Thursday, November 20, 2008

NYU Law Is The Place To Be

In what looks like another coup for NYU Law, it was announced this week that visiting professor Richard A. Epstein will be making a permanent move from Chicago to New York. From NYU Law's website:

Professor Richard Epstein, the James Parker Hall Distinguished Service Professor of Law at the University of Chicago, will join NYU School of Law as a permanent member of the faculty in Fall 2010.

Epstein, who is currently visiting the Law School for the fourth time, is considered to be one of the most influential thinkers in legal academia. He is well known for his research and writings on a broad range of constitutional, economic, historical, and philosophical subjects

'I am honored to be able to join the NYU faculty whose collegiality and seriousness of purpose has been evident to me since I first started visiting at NYU four years ago,' Epstein said.

It's sad to see Chicago Law lose another libertarian thinker in its continuing metamorphosis from a bastion of conservative thought into one that teaches "Law and Poverty or other made up stuff" (This is Scalia talking ... I'm really just trying to fit this in the post and still think Chicago is a hell of a school).

In any case, NYU has made a habit out of coaxing great professors away from other prestigious schools lately. They don't kid around either. Columbia lost Catherine Sharkey to us after NYU sweetened the move downtown with a bad ass $4.2 million dollar floor of a turreted apartment complex near the park. Some other notables include Arthur Miller from Harvard (many believe he is the inspiration for Scott Turow's Perini in One L), Estlund from Texas (now working on the NLRB Obama transition), Hills from Michigan, and now Epstein from Chicago.

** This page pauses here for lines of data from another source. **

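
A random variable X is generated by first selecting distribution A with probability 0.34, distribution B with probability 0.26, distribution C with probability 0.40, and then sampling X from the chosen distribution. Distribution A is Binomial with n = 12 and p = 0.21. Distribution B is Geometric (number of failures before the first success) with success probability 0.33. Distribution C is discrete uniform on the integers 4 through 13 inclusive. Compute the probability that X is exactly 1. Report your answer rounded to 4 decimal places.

Conditional on each component, P(X = 1): A: 0.188494; B: 0.2211; C: 0.
By total probability, P(X = 1) = 0.34·0.188494 + 0.26·0.2211 + 0.4·0 = 0.121574.

0.1216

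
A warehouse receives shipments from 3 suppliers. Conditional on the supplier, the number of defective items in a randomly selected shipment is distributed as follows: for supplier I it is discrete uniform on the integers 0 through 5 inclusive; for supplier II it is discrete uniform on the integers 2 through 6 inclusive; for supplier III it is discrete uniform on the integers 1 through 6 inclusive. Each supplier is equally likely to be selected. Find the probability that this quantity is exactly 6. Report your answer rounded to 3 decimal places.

0.122

Conditional on each supplier, P(X = 6): I: 0; II: 0.2; III: 0.166667.
By total probability, P(X = 6) = 0.333333·0 + 0.333333·0.2 + 0.333333·0.166667 = 0.122222.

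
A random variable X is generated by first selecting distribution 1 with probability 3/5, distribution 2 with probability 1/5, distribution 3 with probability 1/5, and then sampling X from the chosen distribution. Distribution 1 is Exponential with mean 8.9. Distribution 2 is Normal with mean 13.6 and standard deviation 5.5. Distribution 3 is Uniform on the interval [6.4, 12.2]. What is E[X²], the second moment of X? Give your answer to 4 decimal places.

For each component E[X²] = Var + (mean)², giving 1: 158.42; 2: 215.21; 3: 89.2933.
Overall E[X²] = 0.6·158.42 + 0.2·215.21 + 0.2·89.2933 = 155.953.

155.9527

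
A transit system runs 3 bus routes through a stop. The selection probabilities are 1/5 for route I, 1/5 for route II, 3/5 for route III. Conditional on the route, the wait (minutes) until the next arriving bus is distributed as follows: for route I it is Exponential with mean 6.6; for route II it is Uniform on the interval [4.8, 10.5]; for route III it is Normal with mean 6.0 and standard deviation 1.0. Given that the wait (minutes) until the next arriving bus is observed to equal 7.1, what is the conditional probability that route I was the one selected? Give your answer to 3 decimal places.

Likelihoods f(7.1 | ·): I: 0.0516726; II: 0.175439; III: 0.217852.
Posterior ∝ prior × likelihood. Numerator for I: 0.2·0.0516726 = 0.0103345.
Normalizing constant: 0.2·0.0516726 + 0.2·0.175439 + 0.6·0.217852 = 0.176134.
P(I | observation) = 0.0103345 / 0.176134 = 0.0586744.

0.059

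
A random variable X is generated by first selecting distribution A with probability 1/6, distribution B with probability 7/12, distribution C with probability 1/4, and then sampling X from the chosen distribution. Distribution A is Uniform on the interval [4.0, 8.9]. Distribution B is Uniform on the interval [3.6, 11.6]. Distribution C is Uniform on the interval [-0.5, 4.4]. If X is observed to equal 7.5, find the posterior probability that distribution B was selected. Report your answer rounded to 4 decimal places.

Likelihoods f(7.5 | ·): A: 0.204082; B: 0.125; C: 0.
Posterior ∝ prior × likelihood. Numerator for B: 0.583333·0.125 = 0.0729167.
Normalizing constant: 0.166667·0.204082 + 0.583333·0.125 + 0.25·0 = 0.10693.
P(B | observation) = 0.0729167 / 0.10693 = 0.681909.

0.6819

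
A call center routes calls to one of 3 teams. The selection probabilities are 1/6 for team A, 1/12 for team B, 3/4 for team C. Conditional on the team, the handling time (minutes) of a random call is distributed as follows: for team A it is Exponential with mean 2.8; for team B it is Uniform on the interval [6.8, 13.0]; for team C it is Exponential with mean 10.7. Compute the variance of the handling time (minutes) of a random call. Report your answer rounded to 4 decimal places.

95.9825

Per component, A: μ=2.8, E[X²]=15.68; B: μ=9.9, E[X²]=101.213; C: μ=10.7, E[X²]=228.98.
E[X] = 0.166667·2.8 + 0.0833333·9.9 + 0.75·10.7 = 9.31667.
E[X²] = 0.166667·15.68 + 0.0833333·101.213 + 0.75·228.98 = 182.783.
Var(X) = E[X²] − (E[X])² = 182.783 − 86.8003 = 95.9825.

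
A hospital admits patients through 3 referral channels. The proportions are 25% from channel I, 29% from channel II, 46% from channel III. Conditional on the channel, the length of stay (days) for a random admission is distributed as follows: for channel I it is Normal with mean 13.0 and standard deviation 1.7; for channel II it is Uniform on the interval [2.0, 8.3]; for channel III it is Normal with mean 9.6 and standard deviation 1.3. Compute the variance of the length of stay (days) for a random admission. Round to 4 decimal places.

10.8978

Per component, I: μ=13, E[X²]=171.89; II: μ=5.15, E[X²]=29.83; III: μ=9.6, E[X²]=93.85.
E[X] = 0.25·13 + 0.29·5.15 + 0.46·9.6 = 9.1595.
E[X²] = 0.25·171.89 + 0.29·29.83 + 0.46·93.85 = 94.7942.
Var(X) = E[X²] − (E[X])² = 94.7942 − 83.8964 = 10.8978.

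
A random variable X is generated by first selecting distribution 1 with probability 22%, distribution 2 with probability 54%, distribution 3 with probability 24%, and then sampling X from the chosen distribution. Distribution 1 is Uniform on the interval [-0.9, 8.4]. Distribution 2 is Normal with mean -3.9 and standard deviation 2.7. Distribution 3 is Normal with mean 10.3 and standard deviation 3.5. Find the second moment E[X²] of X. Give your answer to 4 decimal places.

45.2310

For each component E[X²] = Var + (mean)², giving 1: 21.27; 2: 22.5; 3: 118.34.
Overall E[X²] = 0.22·21.27 + 0.54·22.5 + 0.24·118.34 = 45.231.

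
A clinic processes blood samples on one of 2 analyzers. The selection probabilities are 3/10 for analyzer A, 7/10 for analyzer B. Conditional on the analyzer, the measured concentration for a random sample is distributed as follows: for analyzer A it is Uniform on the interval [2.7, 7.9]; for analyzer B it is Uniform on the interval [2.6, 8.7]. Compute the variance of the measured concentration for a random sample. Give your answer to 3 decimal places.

2.872

Per component, A: μ=5.3, E[X²]=30.3433; B: μ=5.65, E[X²]=35.0233.
E[X] = 0.3·5.3 + 0.7·5.65 = 5.545.
E[X²] = 0.3·30.3433 + 0.7·35.0233 = 33.6193.
Var(X) = E[X²] − (E[X])² = 33.6193 − 30.747 = 2.87231.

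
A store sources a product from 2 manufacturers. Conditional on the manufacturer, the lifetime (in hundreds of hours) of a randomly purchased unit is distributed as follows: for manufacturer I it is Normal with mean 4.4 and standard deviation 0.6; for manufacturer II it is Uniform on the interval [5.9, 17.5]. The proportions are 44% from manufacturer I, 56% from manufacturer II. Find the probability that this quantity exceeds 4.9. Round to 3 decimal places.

0.649

Conditional on each manufacturer, P(X > 4.9): I: 0.202328; II: 1.
By total probability, P(X > 4.9) = 0.44·0.202328 + 0.56·1 = 0.649024.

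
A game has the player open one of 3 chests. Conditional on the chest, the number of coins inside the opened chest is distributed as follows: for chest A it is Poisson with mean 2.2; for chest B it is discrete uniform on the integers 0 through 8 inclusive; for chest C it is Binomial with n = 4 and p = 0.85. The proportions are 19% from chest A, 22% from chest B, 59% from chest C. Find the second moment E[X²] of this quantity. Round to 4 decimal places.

13.4456

For each component E[X²] = Var + (mean)², giving A: 7.04; B: 22.6667; C: 12.07.
Overall E[X²] = 0.19·7.04 + 0.22·22.6667 + 0.59·12.07 = 13.4456.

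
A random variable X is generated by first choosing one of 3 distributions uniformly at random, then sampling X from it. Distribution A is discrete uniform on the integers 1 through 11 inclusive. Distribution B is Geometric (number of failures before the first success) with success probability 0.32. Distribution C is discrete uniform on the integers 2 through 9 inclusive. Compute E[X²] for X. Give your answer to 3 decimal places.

30.885

For each component E[X²] = Var + (mean)², giving A: 46; B: 11.1562; C: 35.5.
Overall E[X²] = 0.333333·46 + 0.333333·11.1562 + 0.333333·35.5 = 30.8854.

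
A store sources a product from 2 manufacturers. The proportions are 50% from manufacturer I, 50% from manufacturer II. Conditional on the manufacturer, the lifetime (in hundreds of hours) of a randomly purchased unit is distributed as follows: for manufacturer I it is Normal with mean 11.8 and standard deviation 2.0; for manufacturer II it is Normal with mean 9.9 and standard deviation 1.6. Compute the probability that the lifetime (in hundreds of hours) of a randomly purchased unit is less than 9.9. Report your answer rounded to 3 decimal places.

Conditional on each manufacturer, P(X < 9.9): I: 0.171056; II: 0.5.
By total probability, P(X < 9.9) = 0.5·0.171056 + 0.5·0.5 = 0.335528.

0.336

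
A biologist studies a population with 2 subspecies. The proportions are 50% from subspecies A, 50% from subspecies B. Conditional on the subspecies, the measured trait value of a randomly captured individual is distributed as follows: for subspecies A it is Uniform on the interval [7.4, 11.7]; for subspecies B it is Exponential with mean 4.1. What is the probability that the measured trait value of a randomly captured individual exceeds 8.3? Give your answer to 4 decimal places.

0.4614

Conditional on each subspecies, P(X > 8.3): A: 0.790698; B: 0.132074.
By total probability, P(X > 8.3) = 0.5·0.790698 + 0.5·0.132074 = 0.461386.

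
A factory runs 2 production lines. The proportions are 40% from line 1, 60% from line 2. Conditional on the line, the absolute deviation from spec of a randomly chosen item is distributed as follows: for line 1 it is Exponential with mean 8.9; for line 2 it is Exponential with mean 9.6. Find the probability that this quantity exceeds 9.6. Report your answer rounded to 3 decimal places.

0.357

Conditional on each line, P(X > 9.6): 1: 0.340054; 2: 0.367879.
By total probability, P(X > 9.6) = 0.4·0.340054 + 0.6·0.367879 = 0.356749.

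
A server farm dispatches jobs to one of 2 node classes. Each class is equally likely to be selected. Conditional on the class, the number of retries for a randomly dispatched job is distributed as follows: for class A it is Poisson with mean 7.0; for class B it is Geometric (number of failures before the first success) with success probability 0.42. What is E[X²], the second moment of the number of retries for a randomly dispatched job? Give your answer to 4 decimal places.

30.5975

For each component E[X²] = Var + (mean)², giving A: 56; B: 5.19501.
Overall E[X²] = 0.5·56 + 0.5·5.19501 = 30.5975.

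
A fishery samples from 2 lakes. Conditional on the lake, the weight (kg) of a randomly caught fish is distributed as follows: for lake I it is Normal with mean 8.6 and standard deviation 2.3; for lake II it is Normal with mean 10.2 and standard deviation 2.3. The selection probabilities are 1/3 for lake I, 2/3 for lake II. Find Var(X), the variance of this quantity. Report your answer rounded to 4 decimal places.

Per component, I: μ=8.6, E[X²]=79.25; II: μ=10.2, E[X²]=109.33.
E[X] = 0.333333·8.6 + 0.666667·10.2 = 9.66667.
E[X²] = 0.333333·79.25 + 0.666667·109.33 = 99.3033.
Var(X) = E[X²] − (E[X])² = 99.3033 − 93.4444 = 5.85889.

5.8589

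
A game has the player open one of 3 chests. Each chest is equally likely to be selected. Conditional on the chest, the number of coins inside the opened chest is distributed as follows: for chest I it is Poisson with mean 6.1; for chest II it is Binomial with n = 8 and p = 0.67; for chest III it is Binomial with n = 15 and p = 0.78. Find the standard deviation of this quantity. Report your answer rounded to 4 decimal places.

3.3900

Per component, I: μ=6.1, E[X²]=43.31; II: μ=5.36, E[X²]=30.4984; III: μ=11.7, E[X²]=139.464.
E[X] = 0.333333·6.1 + 0.333333·5.36 + 0.333333·11.7 = 7.72.
E[X²] = 0.333333·43.31 + 0.333333·30.4984 + 0.333333·139.464 = 71.0908.
Var(X) = E[X²] − (E[X])² = 71.0908 − 59.5984 = 11.4924.
SD(X) = √11.4924 = 3.39004.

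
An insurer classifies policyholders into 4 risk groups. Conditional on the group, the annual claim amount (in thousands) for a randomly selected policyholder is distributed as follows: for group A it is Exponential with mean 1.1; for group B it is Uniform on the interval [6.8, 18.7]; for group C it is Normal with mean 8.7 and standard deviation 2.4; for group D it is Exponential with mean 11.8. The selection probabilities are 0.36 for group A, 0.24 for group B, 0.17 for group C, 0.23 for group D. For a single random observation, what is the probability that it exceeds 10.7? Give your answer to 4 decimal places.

0.2886

Conditional on each group, P(X > 10.7): A: 5.96347e-05; B: 0.672269; C: 0.202328; D: 0.403823.
By total probability, P(X > 10.7) = 0.36·5.96347e-05 + 0.24·0.672269 + 0.17·0.202328 + 0.23·0.403823 = 0.288641.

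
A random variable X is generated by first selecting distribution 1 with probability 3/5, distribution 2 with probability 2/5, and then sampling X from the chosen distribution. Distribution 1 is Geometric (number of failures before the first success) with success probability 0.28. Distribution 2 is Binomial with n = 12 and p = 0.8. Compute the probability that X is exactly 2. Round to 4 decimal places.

0.0871

Conditional on each component, P(X = 2): 1: 0.145152; 2: 4.32538e-06.
By total probability, P(X = 2) = 0.6·0.145152 + 0.4·4.32538e-06 = 0.0870929.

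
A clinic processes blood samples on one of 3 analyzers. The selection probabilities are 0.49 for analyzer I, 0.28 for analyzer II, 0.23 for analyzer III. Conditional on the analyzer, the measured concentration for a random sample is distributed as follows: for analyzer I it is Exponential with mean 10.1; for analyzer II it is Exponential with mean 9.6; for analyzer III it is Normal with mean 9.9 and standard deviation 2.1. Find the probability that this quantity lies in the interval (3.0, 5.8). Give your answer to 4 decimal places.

Conditional on each analyzer, P(3.0 < X < 5.8): I: 0.179899; II: 0.185086; III: 0.0249379.
By total probability, P(3.0 < X < 5.8) = 0.49·0.179899 + 0.28·0.185086 + 0.23·0.0249379 = 0.14571.

0.1457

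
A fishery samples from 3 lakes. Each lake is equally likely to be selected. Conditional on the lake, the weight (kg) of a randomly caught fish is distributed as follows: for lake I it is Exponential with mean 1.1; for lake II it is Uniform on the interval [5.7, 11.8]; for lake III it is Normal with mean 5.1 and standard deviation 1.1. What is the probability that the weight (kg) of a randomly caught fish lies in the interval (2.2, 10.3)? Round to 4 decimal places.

0.6284

Conditional on each lake, P(2.2 < X < 10.3): I: 0.135249; II: 0.754098; III: 0.995809.
By total probability, P(2.2 < X < 10.3) = 0.333333·0.135249 + 0.333333·0.754098 + 0.333333·0.995809 = 0.628386.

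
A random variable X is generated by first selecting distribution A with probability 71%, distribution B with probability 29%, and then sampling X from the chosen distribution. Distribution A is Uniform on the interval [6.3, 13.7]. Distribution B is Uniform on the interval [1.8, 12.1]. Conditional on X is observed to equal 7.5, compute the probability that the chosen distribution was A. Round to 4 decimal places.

0.7731

Likelihoods f(7.5 | ·): A: 0.135135; B: 0.0970874.
Posterior ∝ prior × likelihood. Numerator for A: 0.71·0.135135 = 0.0959459.
Normalizing constant: 0.71·0.135135 + 0.29·0.0970874 = 0.124101.
P(A | observation) = 0.0959459 / 0.124101 = 0.773126.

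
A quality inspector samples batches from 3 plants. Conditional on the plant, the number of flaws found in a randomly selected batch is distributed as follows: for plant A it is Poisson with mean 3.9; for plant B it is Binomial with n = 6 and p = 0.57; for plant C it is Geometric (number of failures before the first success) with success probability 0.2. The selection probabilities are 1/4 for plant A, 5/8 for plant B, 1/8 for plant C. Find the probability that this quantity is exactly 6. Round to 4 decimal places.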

Maybe Epstein's move is a signal that NYU is moving in a new direction; away from that which made me name my blog after a shitty Gene Hackman movie.

Naming Epstein as my hero in a previous post and creating three articles in as many weeks about him may make some of my readers think I have turned into a fanboy of the man; and maybe you're right - I'll try to restrain myself from now on. But in any event, I'm glad he's staying at NYU ... we need at least a smidgen of libertarianism here in the Village.